The recommendation from the safety board followed a hearing on a Missouri highway crash on Aug. 5, 2010, which killed two people and injured 38. The chain-reaction crash of four vehicles included two school buses.
The board ruled that the initial collision was caused by a pickup driver, Daniel Schatz, 19, who was one of the fatalities, sending 11 text messages in the 11 minutes before the crash. His pickup rammed the back of a tractor-trailer that had slowed for construction on Interstate 44 near Gray Summit.
Schatz's truck was then rear-ended by a school bus, which was rear-ended by another school bus. The buses, which investigators found had brake problems, carried members of the John F. Hodge High School band. A student, Jessica Brinker, 15, who sat in the last row of the first bus, died in the crash.
"Two lives lost in the blink of an eye," said Deborah Hersman, the board chairman. "No call, no text, no update is worth a life."
An estimated 3,092 traffic fatalities in 2010 were blamed on distracted drivers, according to the National Highway Traffic Safety Administration. More than one in six drivers send text messages while driving, and nearly half of drivers less than 25 years old are doing it, according to a NHTSA survey released last week.
"This is becoming the new DUI," said Robert Sumwalt, a member of the safety board. "It's becoming an epidemic."

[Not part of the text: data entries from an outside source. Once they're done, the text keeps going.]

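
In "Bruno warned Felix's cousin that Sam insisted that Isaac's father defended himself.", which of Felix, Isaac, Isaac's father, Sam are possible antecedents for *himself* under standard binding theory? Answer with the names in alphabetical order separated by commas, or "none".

*himself* is a reflexive; Principle A requires it to be bound within its binding domain — the clause headed by 'defended'.
— Felix: possessor inside the object DP of the matrix clause; does not c-command the reflexive — cannot bind it (Principle A).
— Isaac: possessor inside the subject DP of the clause headed by 'defended'; does not c-command the reflexive — cannot bind it (Principle A).
— Isaac's father: subject of the clause headed by 'defended'; c-commands the reflexive within its binding domain — allowed (Principle A).
— Sam: subject of the clause headed by 'insisted'; c-commands the reflexive but lies outside its binding domain — cannot bind it (Principle A).

Isaac's father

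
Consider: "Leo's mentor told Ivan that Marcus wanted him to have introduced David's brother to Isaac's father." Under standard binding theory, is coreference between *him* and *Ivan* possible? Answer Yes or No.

*Ivan* is an R-expression; Principle C requires it to be free (not bound by any c-commanding expression).
— him: subject of the clause headed by 'introduced'; the pronoun does not c-command the R-expression — coreference allowed.

Yes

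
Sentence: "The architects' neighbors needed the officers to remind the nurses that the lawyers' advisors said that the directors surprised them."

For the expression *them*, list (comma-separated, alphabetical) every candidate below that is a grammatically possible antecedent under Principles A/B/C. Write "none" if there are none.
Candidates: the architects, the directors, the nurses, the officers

the architects, the nurses, the officers

*them* is a pronoun; Principle B requires it to be free in its binding domain — the clause headed by 'surprised'.
— the architects: possessor inside the subject DP of the matrix clause; does not c-command the pronoun — Principle B does not apply; allowed.
— the directors: subject of the clause headed by 'surprised'; c-commands the pronoun within its binding domain — blocked (Principle B).
— the nurses: object of the clause headed by 'remind'; c-commands the pronoun but lies outside its binding domain — allowed.
— the officers: subject of the clause headed by 'remind'; c-commands the pronoun but lies outside its binding domain — allowed.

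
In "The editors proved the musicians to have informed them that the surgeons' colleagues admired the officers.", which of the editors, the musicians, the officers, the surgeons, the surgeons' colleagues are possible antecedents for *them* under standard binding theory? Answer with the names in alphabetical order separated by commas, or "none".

*them* is a pronoun; Principle B requires it to be free in its binding domain — the clause headed by 'informed'.
— the editors: subject of the matrix clause; c-commands the pronoun but lies outside its binding domain — allowed.
— the musicians: subject of the clause headed by 'informed'; c-commands the pronoun within its binding domain — blocked (Principle B).
— the officers: object of the clause headed by 'admired'; is c-commanded by the pronoun; coreference would bind this R-expression — blocked (Principle C).
— the surgeons: possessor inside the subject DP of the clause headed by 'admired'; is c-commanded by the pronoun; coreference would bind this R-expression — blocked (Principle C).
— the surgeons' colleagues: subject of the clause headed by 'admired'; is c-commanded by the pronoun; coreference would bind this R-expression — blocked (Principle C).

the editors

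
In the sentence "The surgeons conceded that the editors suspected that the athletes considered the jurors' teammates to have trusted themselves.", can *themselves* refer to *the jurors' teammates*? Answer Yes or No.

Yes

*themselves* is a reflexive; Principle A requires it to be bound within its binding domain — the clause headed by 'trusted'.
— the jurors' teammates: subject of the clause headed by 'trusted'; c-commands the reflexive within its binding domain — allowed (Principle A).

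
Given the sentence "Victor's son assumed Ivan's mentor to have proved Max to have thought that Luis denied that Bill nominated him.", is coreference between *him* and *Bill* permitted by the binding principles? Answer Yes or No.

*him* is a pronoun; Principle B requires it to be free in its binding domain — the clause headed by 'nominated'.
— Bill: subject of the clause headed by 'nominated'; c-commands the pronoun within its binding domain — blocked (Principle B).

No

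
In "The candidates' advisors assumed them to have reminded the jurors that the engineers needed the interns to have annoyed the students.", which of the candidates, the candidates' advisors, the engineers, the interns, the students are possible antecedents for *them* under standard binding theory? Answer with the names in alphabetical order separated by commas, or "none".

*them* is a pronoun; Principle B requires it to be free in its binding domain — the matrix clause.
— the candidates: possessor inside the subject DP of the matrix clause; does not c-command the pronoun — Principle B does not apply; allowed.
— the candidates' advisors: subject of the matrix clause; c-commands the pronoun within its binding domain — blocked (Principle B).
— the engineers: subject of the clause headed by 'needed'; is c-commanded by the pronoun; coreference would bind this R-expression — blocked (Principle C).
— the interns: subject of the clause headed by 'annoyed'; is c-commanded by the pronoun; coreference would bind this R-expression — blocked (Principle C).
— the students: object of the clause headed by 'annoyed'; is c-commanded by the pronoun; coreference would bind this R-expression — blocked (Principle C).

the candidates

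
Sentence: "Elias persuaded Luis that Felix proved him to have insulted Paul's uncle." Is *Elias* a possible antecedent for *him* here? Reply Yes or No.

*him* is a pronoun; Principle B requires it to be free in its binding domain — the clause headed by 'proved'.
— Elias: subject of the matrix clause; c-commands the pronoun but lies outside its binding domain — allowed.

Yes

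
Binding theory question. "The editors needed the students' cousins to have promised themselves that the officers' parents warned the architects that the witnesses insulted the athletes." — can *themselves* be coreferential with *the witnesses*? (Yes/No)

No

*themselves* is a reflexive; Principle A requires it to be bound within its binding domain — the clause headed by 'promised'.
— the witnesses: subject of the clause headed by 'insulted'; does not c-command the reflexive — cannot bind it (Principle A).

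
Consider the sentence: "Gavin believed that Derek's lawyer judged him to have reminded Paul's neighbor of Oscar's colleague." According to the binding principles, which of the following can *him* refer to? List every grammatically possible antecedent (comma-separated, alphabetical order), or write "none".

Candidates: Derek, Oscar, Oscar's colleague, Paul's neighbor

*him* is a pronoun; Principle B requires it to be free in its binding domain — the clause headed by 'judged'.
— Derek: possessor inside the subject DP of the clause headed by 'judged'; does not c-command the pronoun — Principle B does not apply; allowed.
— Oscar: possessor inside the second object DP of the clause headed by 'reminded'; is c-commanded by the pronoun; coreference would bind this R-expression — blocked (Principle C).
— Oscar's colleague: second object of the clause headed by 'reminded'; is c-commanded by the pronoun; coreference would bind this R-expression — blocked (Principle C).
— Paul's neighbor: object of the clause headed by 'reminded'; is c-commanded by the pronoun; coreference would bind this R-expression — blocked (Principle C).

Derek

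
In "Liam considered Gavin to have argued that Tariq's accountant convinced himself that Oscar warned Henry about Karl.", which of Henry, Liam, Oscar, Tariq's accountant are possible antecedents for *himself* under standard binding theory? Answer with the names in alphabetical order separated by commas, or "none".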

The District of Columbia and 35 states ban text messaging for all drivers, according to the Governors Highway Safety Administration. No state bans all cellphone use for drivers, but nine states and D.C. ban drivers from using handheld cellphones while driving.
Missouri has a state law prohibiting drivers under 21 years old like the pickup driver from sending texts while driving. But state police issued only 120 tickets for the offense during a two-year period, Sumwalt said.
The board's federal recommendation for private vehicles would greatly expand previous calls to prohibit cellphone use among commercial drivers.
In September 2010, the Federal Motor Carrier Safety Administration banned commercial drivers from text messaging while operating trucks and buses. The rule applies to about 4 million drivers.
The agency just adopted a prohibition Nov. 23 against commercial drivers using hand-held cellphones while behind the wheel. Violations carry a $2,750 fine.